Permissionless innovation is not an absolutist position that rejects any role for government. Rather, it is an aspirational goal that stresses the benefit of “innovation allowed” as the default position to begin policy debates. It switches the burden of proof to those who favor preemptive regulation and asks them to explain why ongoing trial-and-error experimentation with new technologies or business models should be disallowed.
This disposition stands in stark contrast to the sort of “precautionary principle” thinking that often governs policy toward emerging technologies. The precautionary principle refers to the belief that new innovations should be curtailed or disallowed until their developers can prove that they will not cause any harms to individuals, groups, specific entities, cultural norms, or various existing laws, norms, or traditions.
When the precautionary principle’s “better to be safe than sorry” approach is applied through preemptive constraints, opportunities for experimentation and entrepreneurialism are stifled. While some steps to anticipate or control for unforeseen circumstances are sensible, going overboard with precaution forecloses opportunities and experiences that offer valuable lessons for individuals and society. The result is less economic and social dynamism.
Of course, Wheeler’s book discusses additional history of the interplay (e.g., trust-busting), collateral damage, and implications.
And China’s approach to innovation is profiled in Keyu Jin’s book The New China Playbook: Beyond Socialism and Capitalism (2023). In particular, the pseudo-government roles of state-sponsored enterprises. And co-opting of state capacity.
Clearly, economic and social dynamism is a balancing act, as discussed in the 2019 book The Narrow Corridor: States, Societies, and the Fate of Liberty by Daron Acemoglu and James A. Robinson.
Any position which casts in concrete a “setpoint” or “default” – as an absolute guideline – compromises state and societal resiliency. An attitude of “set it and forget it” is unwise, only “gaming” our future.
Do all Americans have access to broadband yet? Regulatory capture …
• Wired > email Newsletter > Steven Levy > Plaintext > The Plain View > “Here’s a new plan to rein in the gilded tech bros” (October 27, 2023) – Is it possible to come up with “regulation that is as innovative as the digital innovators themselves?”

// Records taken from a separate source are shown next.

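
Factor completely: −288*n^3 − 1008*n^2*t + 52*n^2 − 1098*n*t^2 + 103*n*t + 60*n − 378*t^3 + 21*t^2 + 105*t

Group: 8*n*(−36*n^2 − 99*n*t + 20*n − 63*t^2 + 35*t) + (6*t + 3)*(−36*n^2 − 99*n*t + 20*n − 63*t^2 + 35*t); both groups contain (−36*n^2 − 99*n*t + 20*n − 63*t^2 + 35*t), so (8*n + 6*t + 3) is a factor with cofactor −36*n^2 − 99*n*t + 20*n − 63*t^2 + 35*t.
The cofactor groups again: −36*n^2 − 99*n*t + 20*n − 63*t^2 + 35*t = −9*n*(4*n + 7*t) + (−9*t + 5)*(4*n + 7*t); both groups contain (4*n + 7*t), giving −(9*n + 9*t − 5)*(4*n + 7*t).

−(4*n + 7*t)*(8*n + 6*t + 3)*(9*n + 9*t − 5)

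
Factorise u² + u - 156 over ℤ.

(u + 13)(u - 12)

Two integers with product -156 and sum 1 are 13 and -12.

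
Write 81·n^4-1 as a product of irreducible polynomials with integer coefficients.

Difference of squares twice: with A = 3·n and B = 1, A⁴ − B⁴ = (A² − B²)(A² + B²), and A² − B² factors again.

(3·n+1)·(3·n-1)·(9·n^2+1)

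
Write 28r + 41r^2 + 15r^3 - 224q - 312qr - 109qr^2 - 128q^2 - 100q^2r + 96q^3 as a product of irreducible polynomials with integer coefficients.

(3q - 5r - 7)(4q + 3r + 4)(8q - r)

Group: 4q(24q^2 - 43qr - 56q + 5r^2 + 7r) + (3r + 4)(24q^2 - 43qr - 56q + 5r^2 + 7r); both groups contain (24q^2 - 43qr - 56q + 5r^2 + 7r), so (4q + 3r + 4) is a factor with cofactor 24q^2 - 43qr - 56q + 5r^2 + 7r.
The cofactor groups again: 24q^2 - 43qr - 56q + 5r^2 + 7r = 8q(3q - 5r - 7) - r(3q - 5r - 7); both groups contain (3q - 5r - 7), giving (8q - r)(3q - 5r - 7).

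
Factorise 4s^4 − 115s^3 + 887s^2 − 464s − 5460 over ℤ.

By the rational root theorem, s = 15/4 is a root, so (4s − 15) divides it; the quotient is s^3 − 25s^2 + 128s + 364.
Continuing, s = −2 is a root, so (s + 2) divides it; the quotient is s^2 − 27s + 182.
The remaining quadratic factors as (s − 14)(s − 13).

(4s − 15)(s + 2)(s − 13)(s − 14)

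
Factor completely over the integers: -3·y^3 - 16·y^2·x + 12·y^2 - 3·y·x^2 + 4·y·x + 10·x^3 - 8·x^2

-(3·y - 2·x)·(y + 5·x - 4)·(y + x)

Group: y·(-3·y^2 - y·x + 2·x^2) + (5·x - 4)·(-3·y^2 - y·x + 2·x^2); both groups contain (-3·y^2 - y·x + 2·x^2), so (y + 5·x - 4) is a factor with cofactor -3·y^2 - y·x + 2·x^2.
The cofactor groups again: -3·y^2 - y·x + 2·x^2 = -3·y·(y + x) + 2·x·(y + x); both groups contain (y + x), giving -(3·y - 2·x)·(y + x).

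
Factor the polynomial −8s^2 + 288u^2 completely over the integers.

8(6u − s)(6u + s)

Every term has a factor of 8. Then 36u^2 − s^2 = (6u)² − (s)².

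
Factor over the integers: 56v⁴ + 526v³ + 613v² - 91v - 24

By the rational root theorem, v = -3/2 is a root, so (2v + 3) divides it; the quotient is 28v³ + 221v² - 25v - 8.
Continuing, v = -1/7 is a root, giving the factor (7v + 1) and quotient 4v² + 31v - 8.
The remaining quadratic factors as (v + 8)(4v - 1).

(2v + 3)(4v - 1)(7v + 1)(v + 8)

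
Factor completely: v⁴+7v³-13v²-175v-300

Trying the rational-root candidates, v = -4 is a root, so (v+4) is a factor; dividing leaves v³+3v²-25v-75.
Then v = -3 is a root, giving the factor (v+3) and quotient v²-25.
The remaining quadratic factors as (v+5)(v-5).

(v+3)(v+4)(v+5)(v-5)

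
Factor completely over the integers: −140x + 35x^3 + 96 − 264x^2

Among the possible rational roots, x = 8 is a root, so (x − 8) is a factor; dividing leaves 35x^2 + 16x − 12.
The remaining quadratic factors as (5x − 2)(7x + 6).

(5x − 2)(7x + 6)(x − 8)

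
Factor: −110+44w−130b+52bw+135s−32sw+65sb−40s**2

−(8s−13b−11)(5s+4w−10)

Group: −8s(5s+4w−10) + (13b+11)(5s+4w−10); both groups contain (5s+4w−10).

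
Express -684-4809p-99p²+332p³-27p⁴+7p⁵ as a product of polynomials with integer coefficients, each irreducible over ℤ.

(7p+1)(p+3)(p-4)(p²-3p+57)

By the rational root theorem, p = -1/7 is a root, so (7p+1) divides it; the quotient is p⁴-4p³+48p²-21p-684.
Then p = 4 is a root, so (p-4) is a factor; dividing leaves p³+48p+171.
Then p = -3 is a root, giving the factor (p+3) and quotient p²-3p+57.
The quadratic p²-3p+57 has discriminant -219 < 0 and is irreducible over ℤ.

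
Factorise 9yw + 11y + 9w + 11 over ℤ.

Group as (9yw + 11y) + (9w + 11) = y(9w + 11) + (9w + 11).
Both groups share the factor (9w + 11).

(9w + 11)(y + 1)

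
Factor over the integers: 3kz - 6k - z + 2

Group as (3kz - 6k) + (-z + 2) = 3k(z - 2) - (z - 2).
Both groups share the factor (z - 2).

(3k - 1)(z - 2)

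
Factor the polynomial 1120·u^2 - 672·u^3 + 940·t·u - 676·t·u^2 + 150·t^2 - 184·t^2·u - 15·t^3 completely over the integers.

Group: 3·t·(-5·t^2 - 38·t·u + 50·t - 48·u^2 + 80·u) + 14·u·(-5·t^2 - 38·t·u + 50·t - 48·u^2 + 80·u); both groups contain (-5·t^2 - 38·t·u + 50·t - 48·u^2 + 80·u), so (3·t + 14·u) is a factor with cofactor -5·t^2 - 38·t·u + 50·t - 48·u^2 + 80·u.
The cofactor groups again: -5·t^2 - 38·t·u + 50·t - 48·u^2 + 80·u = -t·(5·t + 8·u) + (-6·u + 10)·(5·t + 8·u); both groups contain (5·t + 8·u), giving -(t + 6·u - 10)·(5·t + 8·u).

-(3·t + 14·u)·(5·t + 8·u)·(t + 6·u - 10)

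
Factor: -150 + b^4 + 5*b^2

Substitute u = b^2 to get a quadratic in u, then factor.
b^2 - 10 is irreducible over ℤ (10 is not a perfect square).
b^2 + 15 is irreducible over ℤ (always positive, so no real roots).

(b^2 + 15)*(b^2 - 10)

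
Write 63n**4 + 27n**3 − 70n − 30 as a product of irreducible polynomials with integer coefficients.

(7n + 3)(9n**3 − 10)

Group as (63n**4 − 70n) + (27n**3 − 30) = 7n(9n**3 − 10) + 3(9n**3 − 10).
Both groups share the factor (9n**3 − 10).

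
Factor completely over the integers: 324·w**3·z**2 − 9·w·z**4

Pull out the common factor 9·w·z**2; 36·w**2 − z**2 is a difference of squares.

9·w·z**2·(6·w + z)·(6·w − z)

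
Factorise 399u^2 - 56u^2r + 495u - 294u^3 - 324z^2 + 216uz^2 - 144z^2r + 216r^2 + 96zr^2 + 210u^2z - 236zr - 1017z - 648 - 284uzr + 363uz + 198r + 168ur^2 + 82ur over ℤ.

-(6u - 4r - 9)(7u - 9z + 6r - 8)(7u + 4z + 9)

Group: 7u(-42u^2 - 24uz + 28ur + 9u + 16zr + 36z + 36r + 81) + (-9z + 6r - 8)(-42u^2 - 24uz + 28ur + 9u + 16zr + 36z + 36r + 81); both groups contain (-42u^2 - 24uz + 28ur + 9u + 16zr + 36z + 36r + 81), so (7u - 9z + 6r - 8) is a factor with cofactor -42u^2 - 24uz + 28ur + 9u + 16zr + 36z + 36r + 81.
The cofactor groups again: -42u^2 - 24uz + 28ur + 9u + 16zr + 36z + 36r + 81 = -6u(7u + 4z + 9) + (4r + 9)(7u + 4z + 9); both groups contain (7u + 4z + 9), giving -(6u - 4r - 9)(7u + 4z + 9).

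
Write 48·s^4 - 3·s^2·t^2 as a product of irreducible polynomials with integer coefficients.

Every term has a factor of 3·s^2. Then 16·s^2 - t^2 = (4·s)² − (t)².

3·s^2·(4·s + t)·(4·s - t)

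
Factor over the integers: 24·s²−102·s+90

6·(4·s−5)·(s−3)

Pull out the common factor 6, then factor the remaining trinomial.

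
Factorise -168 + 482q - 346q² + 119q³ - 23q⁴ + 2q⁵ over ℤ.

(2q - 1)(q - 3)(q - 4)(q² - 4q + 14)

Among the possible rational roots, q = 1/2 is a root, giving the factor (2q - 1) and quotient q⁴ - 11q³ + 54q² - 146q + 168.
Continuing, q = 3 is a root, so (q - 3) is a factor; dividing leaves q³ - 8q² + 30q - 56.
Next, q = 4 is a root, so (q - 4) is a factor; dividing leaves q² - 4q + 14.
The quadratic q² - 4q + 14 has discriminant -40 < 0 and is irreducible over ℤ.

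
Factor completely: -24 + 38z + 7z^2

Need a pair with product 7·(-24) = -168 and sum 38: that's 42 and -4.
Split the middle term: 7z^2 + 42z - 4z - 24 = 7z(z + 6) - 4(z + 6).

(7z - 4)(z + 6)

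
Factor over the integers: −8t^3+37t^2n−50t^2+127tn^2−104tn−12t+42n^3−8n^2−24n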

Once Wheeler [formerly head lobbyist for not one, but two industries: cable TV and cellular telecom] took over, he displayed a bent for bucking the big communications and tech giants, and looking out for the people. He managed to get net neutrality rules passed. He went to Facebook’s headquarters and argued with Mark Zuckerberg about the company’s self-serving scheme to provide free data to India and other underserved countries. He came to despise the term “permissionless innovation,” which cast public-minded regulators like himself as nosy opponents of progress.
When I note this to Wheeler [the strident tone in his book], the former lobbyist hastens to say he’s not really arguing for revolution. “I’m a capital-C capitalist,” he says. “But capitalism works best when it operates inside guardrails. And in the digital environment, we’re existing in a world without guardrails.”
“The digital platforms collect, aggregate, and then manipulate personal data at marginal costs approaching zero,” he writes. “Then after hoarding the information, they turn around and charge what the market can bear to those who want to use that data … It is, indeed, the world’s greatest business model.” While the subtitle of his book is a question, the answer is obvious and depressing. “Thus far it is the innovators and their investors who make the rules,” he says. “At first this is good, but then they take on pseudo-government roles, and start infringing on the rights of others, and impairing the public interest.”